# 45 Degree lock-mire router bit



## rain (Dec 29, 2009)

I bought such a bit to build kitchen cabinet drawers. This is a 'work in progress', and I have begun test cutting the joint with very real success.

For those in need of helpful information, which, does not come included with the Freud Baby Lock Mitre, you can turn to the benevolent folks at Lee Valley.
Their online router bits section will take you, if you choose, to a .pdf for 
pretty much each of their specialty bits. I began to utilize this valuable
information bank, and am building a folder for several bit types. While I 
normally buy Freud bits, I am a regular customer for other products of Lee
Valley, and did not feel like too much of a leech.

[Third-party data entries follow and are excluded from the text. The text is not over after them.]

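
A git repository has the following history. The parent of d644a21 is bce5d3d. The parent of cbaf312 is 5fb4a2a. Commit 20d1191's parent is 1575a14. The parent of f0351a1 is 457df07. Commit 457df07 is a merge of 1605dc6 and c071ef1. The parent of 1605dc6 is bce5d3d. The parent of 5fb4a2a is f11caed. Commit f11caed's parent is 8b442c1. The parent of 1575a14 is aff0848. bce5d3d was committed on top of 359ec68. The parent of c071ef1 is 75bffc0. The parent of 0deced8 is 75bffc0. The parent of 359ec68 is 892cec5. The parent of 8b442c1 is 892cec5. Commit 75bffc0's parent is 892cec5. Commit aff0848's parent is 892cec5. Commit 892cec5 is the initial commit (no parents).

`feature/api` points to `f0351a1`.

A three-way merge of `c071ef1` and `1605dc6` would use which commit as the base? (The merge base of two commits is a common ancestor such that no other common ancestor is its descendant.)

892cec5

Ancestors of c071ef1: {75bffc0, 892cec5, c071ef1}.
Ancestors of 1605dc6: {1605dc6, 359ec68, 892cec5, bce5d3d}.
Common ancestors: {892cec5}.
The only common ancestor is 892cec5, so it is the merge base.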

I have built dovetails in the past for almost all of the drawers I've assembled, but have enjoyed good results in solid woods only. The current drawers are of half inch birch plywood, thus the choice for mitres.

I am using a Milwaukee 5625-20 mounted in a cast-iron table.


----------



## rain (Dec 29, 2009)

*45 Degree Lock Mitre bit, sorry for the mispell*

My first post, and the title was incorrectly spelled. Well, it can only get better from here.


----------



## xplorx4 (Dec 1, 2008)

Greetings, thank you for joining us on this forum, you are most welcome.


----------



## Dr.Zook (Sep 10, 2004)

Hello Art, and welcome to the RouterForums. Glad you joined.


----------